De las villas que componen la diócesis de Toledo, las que pertenecen a la provincia de Badajoz son Zarza-Capilla, Villarta de los Montes, Valdecaballeros, Tamurejo, Talarrubias, Puebla de Alcocer, Siruela, Risco, Peñalsordo, Garlitos, Garbayuela, Helechosa de los Montes, Herrera del Duque, Fuenlabrada de los Montes, Castilblanco, Casas de Don Pedro, Capilla y Baterno.

Los municipios de la provincia cacereña son Villar del Pedroso, Valdelacasa de Tajo, Peraleda de San Román, Navalvillar de Ibor, Guadalupe, Garvín, Castañar de Ibor, Carrascalejo, Bohonal de Ibor y Alía.

Además, la diócesis de Toledo la componen 273 parroquias y un total de 29 extremeñas forman parte ella. Es una más que el total de municipios porque incluye a la casa parroquial San Antonio Abad, ubicada en Peloche, una pedanía de Herrera del Duque que apenas llega a los 200 habitantes.

«Las divisiones provinciales son del siglo XIX y las eclesiásticas se hicieron mucho antes», apunta Florencio Javier García Mogollón, catedrático de Historia del Arte y delegado de Patrimonio de la diócesis Coria-Cáceres.

Añade que esto no sólo sucede con pueblos extremeños. «Por ejemplo, más de 20 municipios de Salamanca dependen de la diócesis de Plasencia y no por ello van a dejar de ser de Castilla y León».

En plataformas como Guadalupex (Asociación Cívica Extremeña Virgen de Guadalupe), aseveran que «la adscripción del Monasterio de Guadalupe y de las localidades extremeñas a una jurisdicción eclesiástica ajena al territorio civil de la comunidad autónoma supone, desde el punto de vista religioso, una anomalía histórica, que contradice radicalmente el espíritu, la doctrina y las disposiciones de la Santa Sede, recogidas en el Concilio Vaticano II y en los distintos concordatos firmados entre el Estado Español y la Santa Sede, los cuales recomiendan ajustar las circunscripciones eclesiásticas a las divisiones civiles».

El presidente de la Junta, Guillermo Fernández Vara, también defiende esa idea.
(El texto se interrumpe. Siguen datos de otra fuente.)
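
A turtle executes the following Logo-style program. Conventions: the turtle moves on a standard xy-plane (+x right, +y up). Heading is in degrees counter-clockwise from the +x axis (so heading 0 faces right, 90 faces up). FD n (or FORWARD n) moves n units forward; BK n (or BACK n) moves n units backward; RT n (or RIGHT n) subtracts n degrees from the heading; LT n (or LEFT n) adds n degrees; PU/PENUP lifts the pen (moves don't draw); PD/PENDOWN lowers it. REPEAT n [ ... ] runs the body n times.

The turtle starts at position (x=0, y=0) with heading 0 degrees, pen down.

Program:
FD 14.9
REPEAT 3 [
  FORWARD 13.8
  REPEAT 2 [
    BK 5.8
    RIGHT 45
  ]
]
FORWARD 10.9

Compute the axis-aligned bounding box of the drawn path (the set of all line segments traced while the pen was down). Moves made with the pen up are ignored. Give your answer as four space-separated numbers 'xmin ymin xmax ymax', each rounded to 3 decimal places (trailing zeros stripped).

Executing turtle program step by step:
Start: pos=(0,0), heading=0, pen down
FD 14.9: (0,0) -> (14.9,0) [heading=0, draw]
REPEAT 3 [
  -- iteration 1/3 --
  FD 13.8: (14.9,0) -> (28.7,0) [heading=0, draw]
  REPEAT 2 [
    -- iteration 1/2 --
    BK 5.8: (28.7,0) -> (22.9,0) [heading=0, draw]
    RT 45: heading 0 -> 315
    -- iteration 2/2 --
    BK 5.8: (22.9,0) -> (18.799,4.101) [heading=315, draw]
    RT 45: heading 315 -> 270
  ]
  -- iteration 2/3 --
  FD 13.8: (18.799,4.101) -> (18.799,-9.699) [heading=270, draw]
  REPEAT 2 [
    -- iteration 1/2 --
    BK 5.8: (18.799,-9.699) -> (18.799,-3.899) [heading=270, draw]
    RT 45: heading 270 -> 225
    -- iteration 2/2 --
    BK 5.8: (18.799,-3.899) -> (22.9,0.202) [heading=225, draw]
    RT 45: heading 225 -> 180
  ]
  -- iteration 3/3 --
  FD 13.8: (22.9,0.202) -> (9.1,0.202) [heading=180, draw]
  REPEAT 2 [
    -- iteration 1/2 --
    BK 5.8: (9.1,0.202) -> (14.9,0.202) [heading=180, draw]
    RT 45: heading 180 -> 135
    -- iteration 2/2 --
    BK 5.8: (14.9,0.202) -> (19.001,-3.899) [heading=135, draw]
    RT 45: heading 135 -> 90
  ]
]
FD 10.9: (19.001,-3.899) -> (19.001,7.001) [heading=90, draw]
Final: pos=(19.001,7.001), heading=90, 11 segment(s) drawn

Segment endpoints: x in {0, 9.1, 14.9, 14.9, 18.799, 19.001, 19.001, 22.9, 28.7}, y in {-9.699, -3.899, -3.899, 0, 0.202, 0.202, 0.202, 4.101, 7.001}
xmin=0, ymin=-9.699, xmax=28.7, ymax=7.001

Answer: 0 -9.699 28.7 7.001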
El pasado 12 de septiembre intercambió algunas palabras con el Papa Francisco y dijo que se mostró «muy receptivo» a la petición que le trasladó de que Guadalupe pase a formar parte de la provincia eclesiástica extremeña. En este encuentro, le entregó documentación y el libro que se editó con motivo de los cien años de la declaración de Guadalupe como patrona de la Hispanidad, titulado 'Los oficios de Guadalupe', para mostrarle lo que él califica una «reivindicación ciudadana».

En algunos de los pueblos implicados en este asunto no lo ven del mismo modo. «No nos causa ningún problema pertenecer a la diócesis de Toledo. De hecho, nunca hemos reivindicado un cambio. Los que van a misa nunca se han quejado de ese aspecto», asegura Blas Luis Escudero, alcalde de Bohonal de Ibor.